Все это – мелкие советы и советики, которых сколько угодно в старых купеческих записных тетрадях, i zibaldoni, и которым уже за. сто лет до Гвиччардини Леон Баттиста Альберти придал классическую форму в «Трактате о семье».
В XVI веке последняя лавочница во Флоренции знала такие правила на-зубок. Почему Франческо вздумалось записывать именно их, когда из своего хозяйственного опыта он мог поделиться чем-нибудь гораздо более интересным? С недавних пор мы можем говорить об этом с полной уверенностью, ибо в 1930 году один из его потомков, Паоло Гвиччардини, издал хранившиеся в семейном архиве «Воспоминания» («Ricordanze»), посвященные различным эпизодам деловой жизни Франческо[55]. Записи эти сделаны во второй половине 1527 года, во время вынужденного бездействия в деревенской тиши. Они дают нам полное представление о денежных делах Франческо.

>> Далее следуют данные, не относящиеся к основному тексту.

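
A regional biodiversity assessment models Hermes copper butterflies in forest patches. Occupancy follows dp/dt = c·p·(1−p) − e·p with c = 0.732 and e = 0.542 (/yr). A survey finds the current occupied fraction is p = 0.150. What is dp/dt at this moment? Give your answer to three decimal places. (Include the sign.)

0.012

Colonization term: c·p·(1−p) = 0.732×0.150×0.8500 = 0.09333.
Extinction term: e·p = 0.08130.
dp/dt = 0.09333 − 0.08130 = 0.01203.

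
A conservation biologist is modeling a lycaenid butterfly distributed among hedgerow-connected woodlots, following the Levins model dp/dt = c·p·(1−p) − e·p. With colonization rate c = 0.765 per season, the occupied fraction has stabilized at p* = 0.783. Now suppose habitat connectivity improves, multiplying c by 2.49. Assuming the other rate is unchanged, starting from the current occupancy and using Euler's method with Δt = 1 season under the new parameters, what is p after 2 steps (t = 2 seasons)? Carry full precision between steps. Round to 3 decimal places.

Balance c(1−p*) = e gives e = 0.765×(1 − 0.78300) = 0.16600.
Starting from p₀ = 0.78300; update p ← p + (dp/dt)·Δt with the new parameters.
  1  |  dp/dt·Δt = +0.193673  |  p_1 = 0.976673
  2  |  dp/dt·Δt = -0.118735  |  p_2 = 0.857938

0.858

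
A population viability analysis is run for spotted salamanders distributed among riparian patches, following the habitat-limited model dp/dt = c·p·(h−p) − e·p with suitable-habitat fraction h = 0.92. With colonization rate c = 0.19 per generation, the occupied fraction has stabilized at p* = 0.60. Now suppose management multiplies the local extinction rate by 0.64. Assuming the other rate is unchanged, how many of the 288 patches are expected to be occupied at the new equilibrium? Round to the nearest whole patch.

Balance c(h−p*) = e gives e = 0.19×(0.92 − 0.60000) = 0.06080.
New p* = 0.92 − e/c = 0.92 − 0.03891/0.19000 = 0.71521.
Expected occupied = 288 × 0.71521 = 205.98 ≈ 206.

206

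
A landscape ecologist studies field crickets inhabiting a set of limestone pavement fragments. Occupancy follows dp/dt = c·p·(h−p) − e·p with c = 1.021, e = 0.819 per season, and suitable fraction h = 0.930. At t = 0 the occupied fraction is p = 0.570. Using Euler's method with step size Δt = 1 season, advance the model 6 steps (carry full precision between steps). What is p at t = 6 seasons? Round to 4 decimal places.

0.1744

Update rule: p ← p + [c·p·(h−p) − e·p]·Δt with Δt = 1.
step 1: Δp = -0.25732, p = 0.31268
step 2: Δp = -0.05901, p = 0.25367
step 3: Δp = -0.03259, p = 0.22108
step 4: Δp = -0.02105, p = 0.20004
step 5: Δp = -0.01474, p = 0.18529
step 6: Δp = -0.01087, p = 0.17442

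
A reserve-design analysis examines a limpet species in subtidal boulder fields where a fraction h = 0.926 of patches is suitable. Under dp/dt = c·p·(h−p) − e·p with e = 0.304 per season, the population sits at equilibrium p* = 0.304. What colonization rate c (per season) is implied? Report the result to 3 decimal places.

At equilibrium c(h−p*) = e, so c = e/(h−p*).
c = 0.304/(0.926 − 0.304) = 0.304/0.6220 = 0.4887.

0.489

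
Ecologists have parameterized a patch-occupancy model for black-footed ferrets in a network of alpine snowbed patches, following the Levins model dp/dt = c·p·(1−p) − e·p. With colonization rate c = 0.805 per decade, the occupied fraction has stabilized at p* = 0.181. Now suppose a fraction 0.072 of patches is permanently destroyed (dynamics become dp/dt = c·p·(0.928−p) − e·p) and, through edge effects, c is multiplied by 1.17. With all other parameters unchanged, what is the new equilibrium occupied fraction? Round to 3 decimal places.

Balance c(1−p*) = e gives e = 0.805×(1 − 0.18100) = 0.65929.
New p* = 0.928 − e/c = 0.928 − 0.65929/0.94185 = 0.22801.

0.228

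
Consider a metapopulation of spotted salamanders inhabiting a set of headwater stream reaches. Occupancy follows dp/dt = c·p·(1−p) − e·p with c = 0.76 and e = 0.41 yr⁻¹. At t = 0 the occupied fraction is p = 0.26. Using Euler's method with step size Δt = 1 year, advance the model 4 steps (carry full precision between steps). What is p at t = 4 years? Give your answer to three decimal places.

0.394

Update rule: p ← p + [c·p·(1−p) − e·p]·Δt with Δt = 1.
step 1: Δp = +0.03962, p = 0.29962
step 2: Δp = +0.03664, p = 0.33626
step 3: Δp = +0.03176, p = 0.36802
step 4: Δp = +0.02587, p = 0.39389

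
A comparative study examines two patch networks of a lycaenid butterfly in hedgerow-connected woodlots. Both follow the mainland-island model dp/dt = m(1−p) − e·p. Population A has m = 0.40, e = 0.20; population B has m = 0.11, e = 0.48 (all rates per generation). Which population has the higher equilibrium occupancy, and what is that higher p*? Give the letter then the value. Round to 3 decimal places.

A: p*_A = m/(m+e) = 0.40/0.6000 = 0.6667.
B: p*_B = 0.11/0.5900 = 0.1864.
A is higher at 0.6667.

A, 0.667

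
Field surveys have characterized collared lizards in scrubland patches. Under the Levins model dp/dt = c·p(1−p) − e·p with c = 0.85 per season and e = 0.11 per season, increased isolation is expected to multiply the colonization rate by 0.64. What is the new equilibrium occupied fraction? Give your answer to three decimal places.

0.798

Before: p* = 1 − 0.11/0.85 = 0.8706.
After the change, c = 0.544, e = 0.11, so p* = 1 − 0.11/0.544 = 0.7978.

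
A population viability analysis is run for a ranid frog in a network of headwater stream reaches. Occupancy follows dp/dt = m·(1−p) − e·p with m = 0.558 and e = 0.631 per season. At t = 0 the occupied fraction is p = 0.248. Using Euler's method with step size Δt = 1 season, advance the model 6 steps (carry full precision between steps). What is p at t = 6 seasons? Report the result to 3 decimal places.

Update rule: p ← p + [m·(1−p) − e·p]·Δt with Δt = 1.
p: 0.24800 → 0.51113  (Δp = +0.26313)
p: 0.51113 → 0.46140  (Δp = -0.04973)
p: 0.46140 → 0.47080  (Δp = +0.00940)
p: 0.47080 → 0.46902  (Δp = -0.00178)
p: 0.46902 → 0.46936  (Δp = +0.00034)
p: 0.46936 → 0.46929  (Δp = -0.00006)

0.469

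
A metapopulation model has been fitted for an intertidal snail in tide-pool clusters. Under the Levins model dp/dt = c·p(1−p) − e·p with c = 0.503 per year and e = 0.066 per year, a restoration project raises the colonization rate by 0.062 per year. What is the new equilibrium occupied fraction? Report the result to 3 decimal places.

Before: p* = 1 − 0.066/0.503 = 0.8688.
After the change, c = 0.565, e = 0.066, so p* = 1 − 0.066/0.565 = 0.8832.

0.883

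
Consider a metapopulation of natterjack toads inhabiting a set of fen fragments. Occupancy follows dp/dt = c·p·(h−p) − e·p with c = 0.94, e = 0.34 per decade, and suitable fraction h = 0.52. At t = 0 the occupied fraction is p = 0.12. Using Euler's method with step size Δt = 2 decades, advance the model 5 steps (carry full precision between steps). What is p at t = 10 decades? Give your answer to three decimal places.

0.149

Update rule: p ← p + [c·p·(h−p) − e·p]·Δt with Δt = 2.
t = 2: p = 0.12000 + (+0.00864) = 0.12864
t = 4: p = 0.12864 + (+0.00717) = 0.13581
t = 6: p = 0.13581 + (+0.00574) = 0.14155
t = 8: p = 0.14155 + (+0.00446) = 0.14601
t = 10: p = 0.14601 + (+0.00337) = 0.14938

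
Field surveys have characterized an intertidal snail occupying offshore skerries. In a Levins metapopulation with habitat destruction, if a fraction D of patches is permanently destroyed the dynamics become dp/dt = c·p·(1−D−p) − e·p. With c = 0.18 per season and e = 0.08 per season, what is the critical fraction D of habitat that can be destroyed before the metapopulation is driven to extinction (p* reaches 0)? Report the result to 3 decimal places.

The nontrivial equilibrium is p* = (1−D) − e/c; extinction occurs when this hits zero.
So D_crit = 1 − e/c = 1 − 0.08/0.18 = 1 − 0.4444 = 0.5556.
This equals the undisturbed p*, a classic result of Lande's extension.

0.556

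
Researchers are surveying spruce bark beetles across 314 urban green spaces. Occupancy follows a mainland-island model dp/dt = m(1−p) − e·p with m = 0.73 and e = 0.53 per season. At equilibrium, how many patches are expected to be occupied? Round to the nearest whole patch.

p* = m/(m+e) = 0.73/1.2600 = 0.5794.
Expected occupied patches = N × p* = 314 × 0.5794 = 181.92 ≈ 182.

182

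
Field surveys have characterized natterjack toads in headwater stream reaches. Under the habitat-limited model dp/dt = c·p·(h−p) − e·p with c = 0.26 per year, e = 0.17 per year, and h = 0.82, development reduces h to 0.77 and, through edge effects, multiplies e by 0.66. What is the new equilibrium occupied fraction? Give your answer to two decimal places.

0.34

Before: p* = h − e/c = 0.82 − 0.17/0.26 = 0.82 − 0.6538 = 0.1662.
After: c = 0.26, e = 0.1122, h = 0.77; p* = 0.77 − 0.1122/0.26 = 0.3385.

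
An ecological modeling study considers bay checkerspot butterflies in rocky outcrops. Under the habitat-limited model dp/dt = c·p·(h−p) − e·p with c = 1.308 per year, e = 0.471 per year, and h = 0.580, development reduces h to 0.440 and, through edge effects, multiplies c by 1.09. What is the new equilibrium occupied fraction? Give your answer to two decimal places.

0.11

Before: p* = h − e/c = 0.580 − 0.471/1.308 = 0.580 − 0.3601 = 0.2199.
After: c = 1.42572, e = 0.471, h = 0.440; p* = 0.440 − 0.471/1.42572 = 0.1096.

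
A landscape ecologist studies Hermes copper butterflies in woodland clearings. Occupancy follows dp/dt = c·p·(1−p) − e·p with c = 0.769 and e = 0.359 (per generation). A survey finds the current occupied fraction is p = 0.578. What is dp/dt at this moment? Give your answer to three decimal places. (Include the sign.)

Colonization term: c·p·(1−p) = 0.769×0.578×0.4220 = 0.18757.
Extinction term: e·p = 0.20750.
dp/dt = 0.18757 − 0.20750 = -0.01993.

-0.020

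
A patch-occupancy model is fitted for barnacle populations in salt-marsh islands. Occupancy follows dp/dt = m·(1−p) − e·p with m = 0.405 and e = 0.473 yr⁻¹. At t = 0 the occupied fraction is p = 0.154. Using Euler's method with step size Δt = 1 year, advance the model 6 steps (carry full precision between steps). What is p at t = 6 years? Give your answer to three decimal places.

Update rule: p ← p + [m·(1−p) − e·p]·Δt with Δt = 1.
t = 1: p = 0.15400 + (+0.26979) = 0.42379
t = 2: p = 0.42379 + (+0.03291) = 0.45670
t = 3: p = 0.45670 + (+0.00402) = 0.46072
t = 4: p = 0.46072 + (+0.00049) = 0.46121
t = 5: p = 0.46121 + (+0.00006) = 0.46127
t = 6: p = 0.46127 + (+0.00001) = 0.46127

0.461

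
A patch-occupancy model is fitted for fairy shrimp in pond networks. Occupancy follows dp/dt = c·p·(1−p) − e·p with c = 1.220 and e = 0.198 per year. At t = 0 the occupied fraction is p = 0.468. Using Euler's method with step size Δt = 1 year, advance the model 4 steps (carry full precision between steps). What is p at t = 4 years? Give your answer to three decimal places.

0.838

Update rule: p ← p + [c·p·(1−p) − e·p]·Δt with Δt = 1.
  1  |  dp/dt·Δt = +0.211087  |  p_1 = 0.679087
  2  |  dp/dt·Δt = +0.131413  |  p_2 = 0.810500
  3  |  dp/dt·Δt = +0.026901  |  p_3 = 0.837400
  4  |  dp/dt·Δt = +0.000311  |  p_4 = 0.837712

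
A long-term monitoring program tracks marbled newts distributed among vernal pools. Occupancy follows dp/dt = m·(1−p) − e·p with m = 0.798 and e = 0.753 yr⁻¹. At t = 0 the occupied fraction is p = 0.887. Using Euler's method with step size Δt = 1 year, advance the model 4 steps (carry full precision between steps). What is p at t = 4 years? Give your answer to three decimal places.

0.549

Update rule: p ← p + [m·(1−p) − e·p]·Δt with Δt = 1.
  1  |  dp/dt·Δt = -0.577737  |  p_1 = 0.309263
  2  |  dp/dt·Δt = +0.318333  |  p_2 = 0.627596
  3  |  dp/dt·Δt = -0.175402  |  p_3 = 0.452195
  4  |  dp/dt·Δt = +0.096646  |  p_4 = 0.548841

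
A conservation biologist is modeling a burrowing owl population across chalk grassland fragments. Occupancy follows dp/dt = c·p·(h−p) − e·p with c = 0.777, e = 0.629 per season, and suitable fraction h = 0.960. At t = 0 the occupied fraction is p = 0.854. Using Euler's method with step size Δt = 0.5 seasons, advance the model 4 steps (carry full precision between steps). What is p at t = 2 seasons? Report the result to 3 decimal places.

0.388

Update rule: p ← p + [c·p·(h−p) − e·p]·Δt with Δt = 0.5.
t = 0.5: p = 0.85400 + (-0.23341) = 0.62059
t = 1: p = 0.62059 + (-0.11334) = 0.50724
t = 1.5: p = 0.50724 + (-0.07031) = 0.43694
t = 2: p = 0.43694 + (-0.04863) = 0.38831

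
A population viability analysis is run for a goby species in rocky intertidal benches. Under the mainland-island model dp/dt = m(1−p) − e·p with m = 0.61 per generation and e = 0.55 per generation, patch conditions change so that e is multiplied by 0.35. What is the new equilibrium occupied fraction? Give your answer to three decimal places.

0.760

Before: p* = 0.61/(0.61+0.55) = 0.5259.
After: m = 0.61, e = 0.1925; p* = 0.61/0.8025 = 0.7601.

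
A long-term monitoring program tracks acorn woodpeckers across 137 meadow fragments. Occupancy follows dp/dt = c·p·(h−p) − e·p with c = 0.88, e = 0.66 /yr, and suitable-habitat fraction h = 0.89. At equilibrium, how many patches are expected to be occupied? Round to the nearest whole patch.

p* = h − e/c = 0.89 − 0.7500 = 0.1400.
Expected occupied patches = N × p* = 137 × 0.1400 = 19.18 ≈ 19.

19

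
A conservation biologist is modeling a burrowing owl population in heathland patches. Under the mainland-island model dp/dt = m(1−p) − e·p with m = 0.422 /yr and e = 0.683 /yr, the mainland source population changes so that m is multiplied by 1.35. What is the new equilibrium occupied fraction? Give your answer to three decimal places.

Before: p* = 0.422/(0.422+0.683) = 0.3819.
After: m = 0.5697, e = 0.683; p* = 0.5697/1.2527 = 0.4548.

0.455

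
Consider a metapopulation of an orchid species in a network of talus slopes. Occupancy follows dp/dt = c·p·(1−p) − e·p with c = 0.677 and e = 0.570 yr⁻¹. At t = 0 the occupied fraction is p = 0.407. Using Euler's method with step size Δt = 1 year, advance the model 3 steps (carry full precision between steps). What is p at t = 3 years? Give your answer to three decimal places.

0.269

Update rule: p ← p + [c·p·(1−p) − e·p]·Δt with Δt = 1.
p: 0.40700 → 0.33840  (Δp = -0.06860)
p: 0.33840 → 0.29709  (Δp = -0.04132)
p: 0.29709 → 0.26912  (Δp = -0.02796)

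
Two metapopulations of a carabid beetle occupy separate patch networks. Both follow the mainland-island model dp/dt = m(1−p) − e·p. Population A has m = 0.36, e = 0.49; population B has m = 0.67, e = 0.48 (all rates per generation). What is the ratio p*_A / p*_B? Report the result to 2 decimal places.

A: p*_A = m/(m+e) = 0.36/0.8500 = 0.4235.
B: p*_B = 0.67/1.1500 = 0.5826.
p*_A / p*_B = 0.4235/0.5826 = 0.7270.

0.73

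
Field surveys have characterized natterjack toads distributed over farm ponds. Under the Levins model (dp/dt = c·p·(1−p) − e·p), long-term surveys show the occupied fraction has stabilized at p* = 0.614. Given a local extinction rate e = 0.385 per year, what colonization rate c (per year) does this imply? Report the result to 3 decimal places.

0.997

At equilibrium c(1−p*) = e, so c = e/(1−p*).
c = 0.385/(1 − 0.614) = 0.385/0.3860 = 0.9974.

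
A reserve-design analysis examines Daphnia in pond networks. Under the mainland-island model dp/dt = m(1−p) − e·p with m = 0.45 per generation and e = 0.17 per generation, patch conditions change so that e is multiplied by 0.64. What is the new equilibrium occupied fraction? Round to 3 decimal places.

0.805

Before: p* = 0.45/(0.45+0.17) = 0.7258.
After: m = 0.45, e = 0.1088; p* = 0.45/0.5588 = 0.8053.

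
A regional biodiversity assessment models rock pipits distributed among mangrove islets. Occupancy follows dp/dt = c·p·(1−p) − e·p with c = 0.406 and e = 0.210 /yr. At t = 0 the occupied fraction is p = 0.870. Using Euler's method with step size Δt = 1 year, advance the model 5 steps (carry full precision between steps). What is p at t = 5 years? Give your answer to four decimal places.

Update rule: p ← p + [c·p·(1−p) − e·p]·Δt with Δt = 1.
t = 1: p = 0.87000 + (-0.13678) = 0.73322
t = 2: p = 0.73322 + (-0.07456) = 0.65866
t = 3: p = 0.65866 + (-0.04704) = 0.61162
t = 4: p = 0.61162 + (-0.03200) = 0.57962
t = 5: p = 0.57962 + (-0.02279) = 0.55683

0.5568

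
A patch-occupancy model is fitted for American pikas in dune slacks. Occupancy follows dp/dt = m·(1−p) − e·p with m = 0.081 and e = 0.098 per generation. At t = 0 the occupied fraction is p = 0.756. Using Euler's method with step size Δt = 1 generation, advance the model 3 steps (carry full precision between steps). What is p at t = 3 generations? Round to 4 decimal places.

Update rule: p ← p + [m·(1−p) − e·p]·Δt with Δt = 1.
step 1: Δp = -0.05432, p = 0.70168
step 2: Δp = -0.04460, p = 0.65708
step 3: Δp = -0.03662, p = 0.62046

0.6205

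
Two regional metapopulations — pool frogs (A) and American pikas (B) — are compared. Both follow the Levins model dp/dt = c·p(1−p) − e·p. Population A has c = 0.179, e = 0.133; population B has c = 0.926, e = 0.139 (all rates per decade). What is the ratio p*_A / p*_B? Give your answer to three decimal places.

0.302

A: p*_A = 1 − 0.133/0.179 = 0.2570.
B: p*_B = 1 − 0.139/0.926 = 0.8499.
p*_A / p*_B = 0.2570/0.8499 = 0.3024.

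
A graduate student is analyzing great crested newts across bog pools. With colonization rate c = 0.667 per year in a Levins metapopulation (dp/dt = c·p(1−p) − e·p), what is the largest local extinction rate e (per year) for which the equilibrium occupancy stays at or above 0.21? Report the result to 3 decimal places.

0.527

1 − e/c ≥ 0.21 ⇒ e ≤ c(1 − 0.21) = 0.667 × 0.7900.
e_max = 0.5269.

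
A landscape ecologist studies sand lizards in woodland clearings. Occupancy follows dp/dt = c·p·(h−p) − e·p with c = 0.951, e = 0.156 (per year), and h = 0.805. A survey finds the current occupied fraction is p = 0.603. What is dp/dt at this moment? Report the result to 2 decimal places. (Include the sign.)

0.02

Colonization term: c·p·(h−p) = 0.951×0.603×0.2020 = 0.11584.
Extinction term: e·p = 0.09407.
dp/dt = 0.11584 − 0.09407 = 0.02177.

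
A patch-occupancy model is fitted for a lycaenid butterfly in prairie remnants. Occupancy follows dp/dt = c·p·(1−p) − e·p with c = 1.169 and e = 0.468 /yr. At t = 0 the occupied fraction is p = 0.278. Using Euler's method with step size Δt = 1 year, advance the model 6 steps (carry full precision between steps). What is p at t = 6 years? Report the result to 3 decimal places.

0.598

Update rule: p ← p + [c·p·(1−p) − e·p]·Δt with Δt = 1.
p: 0.27800 → 0.38253  (Δp = +0.10453)
p: 0.38253 → 0.47963  (Δp = +0.09709)
p: 0.47963 → 0.54693  (Δp = +0.06730)
p: 0.54693 → 0.58064  (Δp = +0.03371)
p: 0.58064 → 0.59355  (Δp = +0.01291)
p: 0.59355 → 0.59779  (Δp = +0.00424)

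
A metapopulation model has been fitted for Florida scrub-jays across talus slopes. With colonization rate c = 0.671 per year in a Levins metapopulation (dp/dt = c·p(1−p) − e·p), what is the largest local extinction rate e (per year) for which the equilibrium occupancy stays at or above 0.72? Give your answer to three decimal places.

0.188

1 − e/c ≥ 0.72 ⇒ e ≤ c(1 − 0.72) = 0.671 × 0.2800.
e_max = 0.1879.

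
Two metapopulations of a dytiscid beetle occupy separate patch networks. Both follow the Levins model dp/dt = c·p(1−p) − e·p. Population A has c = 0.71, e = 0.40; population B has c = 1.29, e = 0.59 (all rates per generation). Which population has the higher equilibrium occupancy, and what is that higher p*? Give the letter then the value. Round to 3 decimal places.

A: p*_A = 1 − 0.40/0.71 = 0.4366.
B: p*_B = 1 − 0.59/1.29 = 0.5426.
B is higher at 0.5426.

B, 0.543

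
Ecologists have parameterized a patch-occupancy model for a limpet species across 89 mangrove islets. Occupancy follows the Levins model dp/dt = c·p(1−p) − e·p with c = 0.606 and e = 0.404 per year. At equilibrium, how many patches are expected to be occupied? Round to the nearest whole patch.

30

p* = 1 − e/c = 1 − 0.404/0.606 = 0.3333.
Expected occupied patches = N × p* = 89 × 0.3333 = 29.67 ≈ 30.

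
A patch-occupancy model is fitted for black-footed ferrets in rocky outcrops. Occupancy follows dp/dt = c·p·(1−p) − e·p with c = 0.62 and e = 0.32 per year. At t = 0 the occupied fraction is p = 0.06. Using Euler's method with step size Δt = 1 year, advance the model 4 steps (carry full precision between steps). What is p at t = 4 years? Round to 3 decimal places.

0.145

Update rule: p ← p + [c·p·(1−p) − e·p]·Δt with Δt = 1.
  1  |  dp/dt·Δt = +0.015768  |  p_1 = 0.075768
  2  |  dp/dt·Δt = +0.019171  |  p_2 = 0.094939
  3  |  dp/dt·Δt = +0.022893  |  p_3 = 0.117833
  4  |  dp/dt·Δt = +0.026741  |  p_4 = 0.144574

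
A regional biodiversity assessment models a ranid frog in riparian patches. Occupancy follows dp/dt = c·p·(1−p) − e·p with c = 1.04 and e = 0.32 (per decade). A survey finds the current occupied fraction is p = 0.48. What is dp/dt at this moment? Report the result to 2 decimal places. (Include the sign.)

Colonization term: c·p·(1−p) = 1.04×0.48×0.5200 = 0.25958.
Extinction term: e·p = 0.15360.
dp/dt = 0.25958 − 0.15360 = 0.10598.

0.11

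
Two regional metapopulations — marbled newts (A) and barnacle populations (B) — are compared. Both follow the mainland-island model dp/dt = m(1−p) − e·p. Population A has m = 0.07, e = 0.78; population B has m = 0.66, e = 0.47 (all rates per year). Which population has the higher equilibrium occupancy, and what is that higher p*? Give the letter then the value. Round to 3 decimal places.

A: p*_A = m/(m+e) = 0.07/0.8500 = 0.0824.
B: p*_B = 0.66/1.1300 = 0.5841.
B is higher at 0.5841.

B, 0.584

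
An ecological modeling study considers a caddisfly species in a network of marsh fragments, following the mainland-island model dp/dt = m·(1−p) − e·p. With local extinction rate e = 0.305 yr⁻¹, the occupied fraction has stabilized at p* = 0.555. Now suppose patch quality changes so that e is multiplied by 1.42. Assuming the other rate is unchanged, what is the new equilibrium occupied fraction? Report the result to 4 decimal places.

Balance m(1−p*) = e·p* gives m = e·p*/(1−p*) = 0.305×0.55500/0.44500 = 0.38039.
New p* = m/(m+e) = 0.38039/(0.38039+0.43310) = 0.46760.

0.4676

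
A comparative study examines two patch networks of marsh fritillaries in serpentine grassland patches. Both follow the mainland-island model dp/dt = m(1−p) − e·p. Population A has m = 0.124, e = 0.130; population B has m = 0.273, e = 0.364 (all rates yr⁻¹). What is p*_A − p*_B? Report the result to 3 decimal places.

A: p*_A = m/(m+e) = 0.124/0.2540 = 0.4882.
B: p*_B = 0.273/0.6370 = 0.4286.
p*_A − p*_B = 0.4882 − 0.4286 = 0.0596.

0.060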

Гвиччардини были членами Шелкового цеха (seta)[56] и имели мануфактуру (la bottega), передававшуюся из рода в род. Франческо уже в 1506 году внес в это дело из приданого жены 600 дукатов. В 1513 году умер его отец, оставив, как мы знаем, каждому из пяти сыновей по четыре тысячи дукатов движимостью и недвижимостью. Франческо достались, между прочим, два имения. Он вступил – уже лично – в круг флорентийской рантьерской буржуазии. Год спустя он вложил в новое шелковое дело две тысячи четыреста дукатов, частью из отцовского наследства, частью из экономий, сделанных в Испании. В 1516 году эта компания, в которой участвовали все его братья, была преобразована, и пай Франческо увеличился до трех тысяч дукатов.
В 1518 году он купил за девятьсот дукатов новое имение у Галилео Галилеи, деда великого ученого, в 1519 году вложил тысячу флоринов в товарищество, ведущее дела во Фландрии, в 1520 году купил за пятьсот шестьдесят дукатов еще одно имение, и в том же году, после преобразования шелкового дела, пай его в нем вырос до трех тысяч пятисот дукатов. В 1519 году, он одолжил тысячу флоринов жениным братьям, Сальвиати, в 1522 году за две тысячи восемьсот дукатов купил четвертое имение, Финоккиетто, которое потом описывал Макиавелли в известном письме к нему, а год спустя приобрел пятое имение, Поджо, в Поппиано за тысячу восемьсот дукатов. В 1524 году он вложил еще в одно предприятие во Фландрии полторы тысячи дукатов, и в том же году его вклад в шелковое дело, которое вел его брат Джироламо, дошел до девяти тысяч девятисот тридцати шести дукатов. В 1527 году он купил еще два имения, – одно Арчетри, в Санта Маргарита а Монтичи, за три тысячи сто дукатов, славное вдвойне: тем, что там в 1530 году была ставка принца Оранского, и тем, что позднее там была написана «История Италии», и другое, маленькое, счетом седьмое, Пулика в Муджелло, за четыреста дукатов. Все это, не считая огромного количества серебра, подробно описанного тарелка за тарелкой в «Воспоминаниях», и всякой другой драгоценной движимости[57].